Synthesizing Images of Humans in Unseen Poses
This addresses the computational challenge of human pose synthesis for applications like animation or virtual reality, but it is incremental as it builds on existing generative methods with a modular approach.
The paper tackles the problem of generating images of a person in new poses from a single input image, using a modular neural network that separates and moves body parts, then composites them with a background. It demonstrates accurate results on golf, yoga, and tennis action classes, producing coherent videos from pose sequences.

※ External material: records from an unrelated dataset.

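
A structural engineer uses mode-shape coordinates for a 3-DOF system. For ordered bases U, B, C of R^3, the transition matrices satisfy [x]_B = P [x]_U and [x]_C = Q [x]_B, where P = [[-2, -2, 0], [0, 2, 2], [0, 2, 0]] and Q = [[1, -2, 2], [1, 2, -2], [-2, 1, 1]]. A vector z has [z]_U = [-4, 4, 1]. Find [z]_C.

[-4, 4, 18]

Composing the changes, [z]_C = Q P [z]_U.
Q P = [[-2, -2, -4], [-2, -2, 4], [4, 8, 2]]; applying this to [-4, 4, 1] gives [-4, 4, 18].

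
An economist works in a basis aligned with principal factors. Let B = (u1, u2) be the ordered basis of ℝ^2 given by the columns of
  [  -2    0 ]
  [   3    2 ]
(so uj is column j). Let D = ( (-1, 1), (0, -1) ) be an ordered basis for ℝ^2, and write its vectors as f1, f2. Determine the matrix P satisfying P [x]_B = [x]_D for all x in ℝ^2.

[[2, 0], [-1, -2]]

Let M have columns uj and N have columns fj. Then for every x, N [x]_D = x = M [x]_B, so P = N^(-1) M.
Since det N = 1, N^(-1) has integer entries; multiplying gives P = [[2, 0], [-1, -2]].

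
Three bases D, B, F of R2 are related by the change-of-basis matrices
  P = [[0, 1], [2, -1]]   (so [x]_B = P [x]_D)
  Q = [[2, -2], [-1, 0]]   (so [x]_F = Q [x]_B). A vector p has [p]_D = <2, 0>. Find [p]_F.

Apply P to get B-coordinates <0, 4>, then Q to get F-coordinates.
The result is [p]_F = <-8, 0>.

<-8, 0>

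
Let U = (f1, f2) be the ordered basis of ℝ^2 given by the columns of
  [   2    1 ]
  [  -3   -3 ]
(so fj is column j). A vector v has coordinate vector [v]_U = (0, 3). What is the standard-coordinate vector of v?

By definition v = 0·f1 + 3f2.
Summing componentwise gives (3, -9).

(3, -9)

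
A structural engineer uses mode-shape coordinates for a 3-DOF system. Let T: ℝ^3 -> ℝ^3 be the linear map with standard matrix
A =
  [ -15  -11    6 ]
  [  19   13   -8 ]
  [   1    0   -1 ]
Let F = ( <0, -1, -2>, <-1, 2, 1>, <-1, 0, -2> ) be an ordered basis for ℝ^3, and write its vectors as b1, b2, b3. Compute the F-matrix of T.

[[1, -3, 1], [2, -2, -1], [-1, 3, -2]]

The j-th column of [T]_F is [T(bj)]_F.
T(b1) = A b1 = <-1, 3, 2> = b1 + 2b2 - b3, so column 1 is <1, 2, -1>.
Repeating for b2, b3 and assembling the columns gives [[1, -3, 1], [2, -2, -1], [-1, 3, -2]].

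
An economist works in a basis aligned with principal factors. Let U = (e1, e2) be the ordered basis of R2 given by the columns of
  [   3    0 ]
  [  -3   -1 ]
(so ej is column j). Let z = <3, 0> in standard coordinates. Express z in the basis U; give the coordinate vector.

[z]_U is the unique c with M c = z, where M has columns e1, e2.
System: 3c_1 + 0c_2 = 3, -3c_1 - c_2 = 0; solving gives c_1 = 1, c_2 = -3.
Check: e1 - 3e2 = <3, 0>.

<1, -3>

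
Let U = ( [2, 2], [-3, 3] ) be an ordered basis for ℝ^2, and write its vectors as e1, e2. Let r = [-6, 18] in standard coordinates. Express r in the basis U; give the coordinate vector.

[3, 4]

[r]_U is the unique c with M c = r, where M has columns e1, e2.
System: 2c_1 - 3c_2 = -6, 2c_1 + 3c_2 = 18; solving gives c_1 = 3, c_2 = 4.
Check: 3e1 + 4e2 = [-6, 18].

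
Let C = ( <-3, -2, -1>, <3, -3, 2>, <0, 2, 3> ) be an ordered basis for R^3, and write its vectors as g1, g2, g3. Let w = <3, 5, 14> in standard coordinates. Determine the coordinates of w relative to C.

<0, 1, 4>

[w]_C is the unique c with M c = w, where M has columns g1, ..., g3.
Row-reducing the augmented matrix [M | w] gives c = (0, 1, 4).
Check: 0·g1 + g2 + 4g3 = <3, 5, 14>.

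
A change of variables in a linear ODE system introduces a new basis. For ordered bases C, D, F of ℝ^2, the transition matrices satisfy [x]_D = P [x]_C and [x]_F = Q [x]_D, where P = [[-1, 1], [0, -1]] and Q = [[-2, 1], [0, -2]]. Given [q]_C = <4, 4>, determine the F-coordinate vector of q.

Composing the changes, [q]_F = Q P [q]_C.
Q P = [[2, -3], [0, 2]]; applying this to <4, 4> gives <-4, 8>.

<-4, 8>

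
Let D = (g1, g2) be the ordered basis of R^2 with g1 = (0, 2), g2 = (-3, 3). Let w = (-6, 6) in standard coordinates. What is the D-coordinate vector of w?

We seek scalars with c_1 g1 + c_2 g2 = w; equivalently solve M c = w where the columns of M are g1, g2.
System: 0c_1 - 3c_2 = -6, 2c_1 + 3c_2 = 6; solving gives c_1 = 0, c_2 = 2.
Check: 0·g1 + 2g2 = (-6, 6).

(0, 2)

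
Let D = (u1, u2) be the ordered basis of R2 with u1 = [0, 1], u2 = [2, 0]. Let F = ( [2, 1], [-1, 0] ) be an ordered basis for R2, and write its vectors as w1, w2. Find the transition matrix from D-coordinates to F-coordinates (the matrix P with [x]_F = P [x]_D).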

We address the computational problem of novel human pose synthesis. Given an image of a person and a desired pose, we produce a depiction of that person in that pose, retaining the appearance of both the person and background. We present a modular generative neural network that synthesizes unseen poses using training pairs of images and poses taken from human action videos. Our network separates a scene into different body part and background layers, moves body parts to new locations and refines their appearances, and composites the new foreground with a hole-filled background. These subtasks, implemented with separate modules, are trained jointly using only a single target image as a supervised label. We use an adversarial discriminator to force our network to synthesize realistic details conditioned on pose. We demonstrate image synthesis results on three action classes: golf, yoga/workouts and tennis, and show that our method produces accurate results within action classes as well as across action classes. Given a sequence of desired poses, we also produce coherent videos of actions.